PausedMachineConfigPool

Please consider opening a PR to improve this runbook if you gain new information about causes of the alert, or how to debug or resolve the alert. Click "Edit this Page" in the top right corner to create a PR directly on GitHub.

Overview

This alert fires when a MachineConfigPool is paused, but there are no active or paused upgradejobs. Paused machine config pools will likely block the next maintenance and prevent the upgradejob from progressing.

Steps for debugging

Possible reasons why a MachineConfigPool is paused:

  • (likely) An engineer manually paused the MachineConfigPool (e.g. to prevent node reboots)

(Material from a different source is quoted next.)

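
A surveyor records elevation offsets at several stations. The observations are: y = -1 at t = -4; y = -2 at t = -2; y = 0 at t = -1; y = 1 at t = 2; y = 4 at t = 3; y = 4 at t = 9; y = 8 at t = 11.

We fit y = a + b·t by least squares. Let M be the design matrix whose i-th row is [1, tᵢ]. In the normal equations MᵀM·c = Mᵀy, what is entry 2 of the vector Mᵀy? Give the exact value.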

  • Something went wrong during a delayed upgrade of a MachineConfigPool by the upgrade controller

  • Another operator/component on the cluster paused the MachineConfigPool

Check last update to the .spec.paused field

You may be able to figure out who paused the pool by looking at the managed fields:

kubectl get mcp -oyaml --show-managed-fields | yq '.items[] | select(.spec.paused) | .metadata | {.name: .managedFields[] | select(.fieldsV1."f:spec"."f:paused")}'

If the manager of the field is kubectl-edit or kubectl-patch and it was recently updated, it was likely done manually by an engineer. Depending on the reason for pausing, consider to either ensure it is unpaused before the next maintenance or suspending maintenance on the cluster.

If the pool was paused by an operator, look for the reason in the operator logs.